Compiler will generate a default operator= for Derived class, and this implicit Derived::operator= in turn invokes Base::operator= internally.
To get rid of this, we need to disable the operator= explicitly:

struct Derived : Base {
  private: Derived& operator = (const Derived&);  // C++03 way
};

struct Derived : Base {
  Derived& operator = (const Derived&) = delete;  // C++11 way
};

Answer 2

Update:
My first thought was that, compiler might be generating its own default Derived::operator =. That's wrong because it uses Base::operator =. Same holds true for other operators as well.
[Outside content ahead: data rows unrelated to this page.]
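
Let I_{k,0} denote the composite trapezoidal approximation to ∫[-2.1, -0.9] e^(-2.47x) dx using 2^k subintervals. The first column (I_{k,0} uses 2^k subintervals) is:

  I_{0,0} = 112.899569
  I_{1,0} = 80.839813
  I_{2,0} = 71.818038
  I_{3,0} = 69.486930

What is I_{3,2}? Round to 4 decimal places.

68.7032

Richardson extrapolation on the trapezoidal column (denominator 4−1=3):
I_{2,1} = (4·71.818038 − 80.839813) / 3 = 68.810780
I_{3,1} = 69.486930 + (69.486930 − 71.818038)/3 = 68.709894
I_{3,2} = 68.709894 + (68.709894 − 68.810780)/15 = 68.703168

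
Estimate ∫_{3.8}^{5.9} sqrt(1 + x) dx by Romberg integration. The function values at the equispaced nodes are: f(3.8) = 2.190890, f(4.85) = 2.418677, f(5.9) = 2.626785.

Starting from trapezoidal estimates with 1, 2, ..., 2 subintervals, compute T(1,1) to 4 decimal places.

T(0,0) (trapezoid, 1 panel, h=2.1000): 5.058559
T(1,0) (trapezoid, 2 panels, h=1.0500): 5.068890
T(1,1) = 5.068890 + (5.068890 − 5.058559)/3 = 5.072334

5.0723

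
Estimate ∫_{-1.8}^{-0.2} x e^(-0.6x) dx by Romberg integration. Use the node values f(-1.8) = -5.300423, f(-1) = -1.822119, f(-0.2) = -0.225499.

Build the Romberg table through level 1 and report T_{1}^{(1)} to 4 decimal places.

-3.4172

T_{0}^{(0)} (trapezoid, 1 panel, h=1.6000): -4.420738
T_{1}^{(0)} (trapezoid, 2 panels, h=0.8000): -3.668064
T_{1}^{(1)} = -3.668064 + (-3.668064 − (-4.420738))/3 = -3.417173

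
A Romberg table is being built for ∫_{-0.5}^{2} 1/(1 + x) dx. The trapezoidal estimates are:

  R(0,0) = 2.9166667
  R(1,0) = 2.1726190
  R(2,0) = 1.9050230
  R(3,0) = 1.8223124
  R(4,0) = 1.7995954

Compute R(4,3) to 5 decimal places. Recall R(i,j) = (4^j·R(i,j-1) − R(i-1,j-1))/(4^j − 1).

1.79182

Richardson extrapolation on the trapezoidal column (denominator 4−1=3):
R(2,1) = 1.9050230 + (1.9050230 − 2.1726190)/3 = 1.8158243
R(3,1) = (4·1.8223124 − 1.9050230) / 3 = 1.7947422
R(4,1) = (4·1.7995954 − 1.8223124) / 3 = 1.7920231
R(3,2) = (16·1.7947422 − 1.8158243) / 15 = 1.7933367
R(4,2) = (16·1.7920231 − 1.7947422) / 15 = 1.7918418
R(4,3) = 1.7918418 + (1.7918418 − 1.7933367)/63 = 1.7918181
(Column j=1 coincides with Simpson's rule on the same nodes.)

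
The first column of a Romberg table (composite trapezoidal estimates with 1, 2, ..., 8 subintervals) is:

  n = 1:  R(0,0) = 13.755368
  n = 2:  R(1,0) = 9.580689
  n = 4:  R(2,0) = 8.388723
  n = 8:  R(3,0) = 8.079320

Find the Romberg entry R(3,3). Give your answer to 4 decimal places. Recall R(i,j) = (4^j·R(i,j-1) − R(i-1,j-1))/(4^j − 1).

Richardson extrapolation on the trapezoidal column (denominator 4−1=3):
R(1,1) = (4·9.580689 − 13.755368) / 3 = 8.189129
R(2,1) = 8.388723 + (8.388723 − 9.580689)/3 = 7.991401
R(3,1) = (4·8.079320 − 8.388723) / 3 = 7.976186
R(2,2) = 7.991401 + (7.991401 − 8.189129)/15 = 7.978219
R(3,2) = (16·7.976186 − 7.991401) / 15 = 7.975172
R(3,3) = 7.975172 + (7.975172 − 7.978219)/63 = 7.975124

7.9751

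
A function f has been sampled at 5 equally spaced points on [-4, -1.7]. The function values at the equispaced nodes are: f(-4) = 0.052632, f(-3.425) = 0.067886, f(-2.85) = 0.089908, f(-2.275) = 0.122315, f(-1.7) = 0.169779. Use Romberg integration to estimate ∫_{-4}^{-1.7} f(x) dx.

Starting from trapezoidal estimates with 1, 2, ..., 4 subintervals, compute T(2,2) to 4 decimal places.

T(0,0) (trapezoid, 1 panel, h=2.3000): 0.255773
T(1,0) (trapezoid, 2 panels, h=1.1500): 0.231281
T(2,0) (trapezoid, 4 panels, h=0.5750): 0.225006
T(1,1) = 0.231281 + (0.231281 − 0.255773)/3 = 0.223117
T(2,1) = 0.225006 + (0.225006 − 0.231281)/3 = 0.222914
T(2,2) = 0.222914 + (0.222914 − 0.223117)/15 = 0.222900

0.2229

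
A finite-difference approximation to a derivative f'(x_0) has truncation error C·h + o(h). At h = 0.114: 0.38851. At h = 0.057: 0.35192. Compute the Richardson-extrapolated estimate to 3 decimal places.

Extrapolated value = (2·A(h/2) − A(h)) / (2 − 1)
= (2·0.35192 − 0.38851) / 1
= 0.31533 / 1 = 0.31533

0.315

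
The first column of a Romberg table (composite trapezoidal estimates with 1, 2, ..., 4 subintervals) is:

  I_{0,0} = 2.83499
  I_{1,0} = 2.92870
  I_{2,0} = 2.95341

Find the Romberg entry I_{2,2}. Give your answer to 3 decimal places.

2.962

I_{1,1} = (4·2.92870 − 2.83499) / 3 = 2.95994
I_{2,1} = (4·2.95341 − 2.92870) / 3 = 2.96165
I_{2,2} = 2.96165 + (2.96165 − 2.95994)/15 = 2.96176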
If I use private inheritance, then Base::foo() is automatically hidden (even without using). But no effect on Base::operator =, it still works.

Your first though was correct. You didn't declare a copy assignment operator, so one was implicitly declared for you. You then odr-used that implicitly-declared copy assignment operator, so the compiler provided the implicitly-defined copy assignment operator. The implicitly-defined copy assignment operator of a struct or class performs a memberwise copy assignment of the class's base classes and then it's non-static data members.

That implicitly-defined copy assignment operator is a class member. It doesn't matter one bit that you have hidden the base class copy constructor to the outside world via using or via private inheritance because that base class assignment operator is visible to this implicitly-defined copy assignment operator.